Dimanche 16 février 2020 – 6e dimanche du temps ordinaire –Mt 5, 17-37

Les Juifs parlaient fièrement de la loi de Moïse. Selon la tradition, Dieu lui-même l’avait donnée à son peuple. C’était le meilleur des cadeaux venant de lui. Dans cette Loi est exprimée la volonté du seul vrai Dieu. Ils peuvent y trouver tout ce dont ils ont besoin pour être fidèles à Dieu.

Pour Jésus aussi, la Loi est importante, mais elle n’occupe plus une place centrale. Il vit et communique une autre expérience : le Royaume de Dieu arrive ; le Père cherche à se frayer un chemin parmi nous pour rendre le monde plus humain. Il ne suffit donc pas d’observer la loi de Moïse. Il est nécessaire aussi de s’ouvrir au Père et de collaborer avec lui pour rendre la vie plus juste et fraternelle.

C’est pourquoi, selon Jésus, il ne suffit pas d’accomplir la Loi, qui ordonne « tu ne tueras point ». Il faut aussi enlever de notre vie l’agressivité, le mépris des autres, les insultes ou la vengeance. Certes, celui qui ne tue pas accomplit la Loi, mais s’il ne se libère pas de la violence, le Dieu qui veut construire avec nous une vie plus humaine, ne règne pas encore dans son cœur.

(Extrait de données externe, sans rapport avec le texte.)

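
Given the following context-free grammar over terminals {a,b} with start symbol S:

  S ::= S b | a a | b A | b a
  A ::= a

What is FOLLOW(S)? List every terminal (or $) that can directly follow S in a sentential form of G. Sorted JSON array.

FIRST sets, iterate to fixpoint:
pass 1:
  A via A→a: +{a}
  S via S→a a: +{a}
  S via S→b A: +{b}
  FIRST(S)={a,b}  FIRST(A)={a}
pass 2: — fixpoint
  FIRST(S)={a,b}  FIRST(A)={a}

FOLLOW sets:
FOLLOW(S) := {$}
pass 1:
  S→S b: FOLLOW(S) ⊇ FIRST(b) = {b}; new: +{b}
  S→b A: FOLLOW(A) ⊇ FOLLOW(S) ⊇ {$,b}; new: +{$,b}
  FOLLOW(S)={$,b}  FOLLOW(A)={$,b}
pass 2: (no change)
  FOLLOW(S)={$,b}  FOLLOW(A)={$,b}

FOLLOW(S) = ["$", "b"]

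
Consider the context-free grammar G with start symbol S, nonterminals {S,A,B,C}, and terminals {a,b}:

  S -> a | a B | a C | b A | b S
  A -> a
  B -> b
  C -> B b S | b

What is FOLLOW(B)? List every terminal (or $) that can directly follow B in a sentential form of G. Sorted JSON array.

FIRST sets, iterate to fixpoint:
round 1:
  A via A→a: +{a}
  B via B→b: +{b}
  C via C→B b S: +{b}
  S via S→a: +{a}
  S via S→b A: +{b}
  S: {a,b}  A: {a}  B: {b}  C: {b}
round 2: (stable)
  S: {a,b}  A: {a}  B: {b}  C: {b}

FOLLOW iteration:
FOLLOW(S) := {$}
[1]
  C→B b S: FOLLOW(B) ⊇ FIRST(b) = {b}; new: +{b}
  S→a B: FOLLOW(B) ⊇ FOLLOW(S) ⊇ {$}; new: +{$}
  S→a C: FOLLOW(C) ⊇ FOLLOW(S) ⊇ {$}; new: +{$}
  S→b A: FOLLOW(A) ⊇ FOLLOW(S) ⊇ {$}; new: +{$}
  FOLLOW[S]={$}  FOLLOW[A]={$}  FOLLOW[B]={$,b}  FOLLOW[C]={$}
[2] (stable)
  FOLLOW[S]={$}  FOLLOW[A]={$}  FOLLOW[B]={$,b}  FOLLOW[C]={$}

FOLLOW(B) = ["$", "b"]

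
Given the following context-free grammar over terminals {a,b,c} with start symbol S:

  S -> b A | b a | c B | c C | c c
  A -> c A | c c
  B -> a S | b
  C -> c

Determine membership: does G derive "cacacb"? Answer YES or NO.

CNF form of G:
  S -> T0 B | T0 C | T0 T0 | T2 A | T2 T1
  A -> T0 A | T0 T0
  B -> T1 S | b
  C -> c
  T0 -> c
  T1 -> a
  T2 -> b

CYK fill:
  [0..0]={C,T0}  "c"  orig:{C}
  [1..1]={T1}  "a"  orig:{}
  [2..2]={C,T0}  "c"  orig:{C}
  [3..3]={T1}  "a"  orig:{}
  [4..4]={C,T0}  "c"  orig:{C}
  [5..5]={B,T2}  "b"  orig:{B}
  [0..1]=∅  "ca"
  [1..2]=∅  "ac"
  [2..3]=∅  "ca"
  [3..4]=∅  "ac"
  [4..5]={S}  "cb"
  [0..2]=∅  "cac"
  [1..3]=∅  "aca"
  [2..4]=∅  "cac"
  [3..5]={B}  "acb"
  [0..3]=∅  "caca"
  [1..4]=∅  "acac"
  [2..5]={S}  "cacb"
  [0..4]=∅  "cacac"
  [1..5]={B}  "acacb"
  [0..5]={S}  "cacacb"

S ∈ T[0,5] ⇒ YES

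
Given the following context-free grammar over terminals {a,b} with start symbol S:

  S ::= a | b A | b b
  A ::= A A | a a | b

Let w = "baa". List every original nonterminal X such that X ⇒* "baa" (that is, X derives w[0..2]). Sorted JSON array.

Convert to CNF:
  S -> T1 A | T1 T1 | a
  A -> A A | T0 T0 | b
  T0 -> a
  T1 -> b

CYK fill (cells [i..j] with 0 ≤ i ≤ j ≤ 2 only):
  [0..0]={A,T1}  "b"  orig:{A}
  [1..1]={S,T0}  "a"  orig:{S}
  [2..2]={S,T0}  "a"  orig:{S}
  [0..1]=∅  "ba"
  [1..2]={A}  "aa"
  [0..2]={A,S}  "baa"

Original NTs in T[0,2] deriving "baa": ["A", "S"]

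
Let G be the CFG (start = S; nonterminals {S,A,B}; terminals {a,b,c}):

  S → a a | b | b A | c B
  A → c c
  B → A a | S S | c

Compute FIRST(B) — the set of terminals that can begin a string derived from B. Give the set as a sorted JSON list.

FIRST iteration:
pass 1:
  A via A→c c: +{c}
  B via B→A a: +{c}
  S via S→a a: +{a}
  S via S→b: +{b}
  S via S→c B: +{c}
  S: {a,b,c}  A: {c}  B: {c}
pass 2:
  B via B→S S: +{a,b}
  S: {a,b,c}  A: {c}  B: {a,b,c}
pass 3: — fixpoint
  S: {a,b,c}  A: {c}  B: {a,b,c}

FIRST(B) = ["a", "b", "c"]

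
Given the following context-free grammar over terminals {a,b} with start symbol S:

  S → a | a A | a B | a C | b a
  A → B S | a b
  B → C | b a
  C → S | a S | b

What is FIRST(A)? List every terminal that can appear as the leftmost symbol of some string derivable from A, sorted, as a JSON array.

Compute FIRST by fixpoint:
iter 1:
  A via A→a b: +{a}
  B via B→b a: +{b}
  C via C→a S: +{a}
  C via C→b: +{b}
  S via S→a: +{a}
  S via S→b a: +{b}
  S: {a,b}  A: {a}  B: {b}  C: {a,b}
iter 2:
  A via A→B S: +{b}
  B via B→C: +{a}
  S: {a,b}  A: {a,b}  B: {a,b}  C: {a,b}
iter 3: (no change)
  S: {a,b}  A: {a,b}  B: {a,b}  C: {a,b}

FIRST(A) = ["a", "b"]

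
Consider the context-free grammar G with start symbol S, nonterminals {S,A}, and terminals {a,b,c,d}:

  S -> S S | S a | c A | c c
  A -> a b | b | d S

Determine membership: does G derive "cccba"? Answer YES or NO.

CNF form of G:
  S -> S S | S T0 | T3 A | T3 T3
  A -> T0 T1 | T2 S | b
  T0 -> a
  T1 -> b
  T2 -> d
  T3 -> c

CYK fill:
  T[0,0] 'c' = {T3}  orig:{}
  T[1,1] 'c' = {T3}  orig:{}
  T[2,2] 'c' = {T3}  orig:{}
  T[3,3] 'b' = {A,T1}  orig:{A}
  T[4,4] 'a' = {T0}  orig:{}
  T[0,1] 'cc' = {S}
  T[1,2] 'cc' = {S}
  T[2,3] 'cb' = {S}
  T[3,4] 'ba' = ∅
  T[0,2] 'ccc' = ∅
  T[1,3] 'ccb' = ∅
  T[2,4] 'cba' = {S}
  T[0,3] 'cccb' = {S}
  T[1,4] 'ccba' = ∅
  T[0,4] 'cccba' = {S}

S ∈ T[0,4] ⇒ YES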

Selon certains observateurs, un langage est en train de se répandre dans la société d’aujourd’hui, reflétant une augmentation de l’agressivité. Les insultes offensantes proférées uniquement pour humilier, mépriser ou blesser, sont de plus en plus fréquentes. Des paroles nées du rejet, du ressentiment, de la haine ou de la vengeance.

D’autre part, les conversations sont souvent truffées de mots injustes qui expriment des condamnations et sèment la suspicion. Des mots dits sans amour et sans respect qui empoisonnent la coexistence et font du mal. Des mots qui naissent presque toujours de l’irritation, de la mesquinerie ou de la bassesse.

Ce n’est pas un fait qui se produit seulement au niveau social. C’est aussi un grave problème au sein de l’Église. Le Pape François souffre de voir les divisions, les conflits et les confrontations des « chrétiens en guerre contre d’autres chrétiens ». C’est un état de choses tellement contraire à l’Évangile qu’il a ressenti le besoin de nous adresser un appel urgent : « Non à la guerre entre nous ».

Voici ce que dit le Pape : « Cela me fait mal de voir comment dans certaines communautés chrétiennes, et même parmi les personnes consacrées, nous consentons à diverses formes de haine, de calomnie, de diffamation, de vengeance, de jalousie, de désir d’imposer nos propres idées à n’importe quel prix, et même de persécutions qui semblent être une implacable chasse aux sorcières. Qui pourrons-nous évangéliser avec ce genre de comportements ?» Le Pape veut travailler pour une Église dans laquelle « tous pourront admirer comment vous prenez soin les uns des autres, comment vous vous encouragez mutuellement et comment vous vous accompagnez les uns les autres ».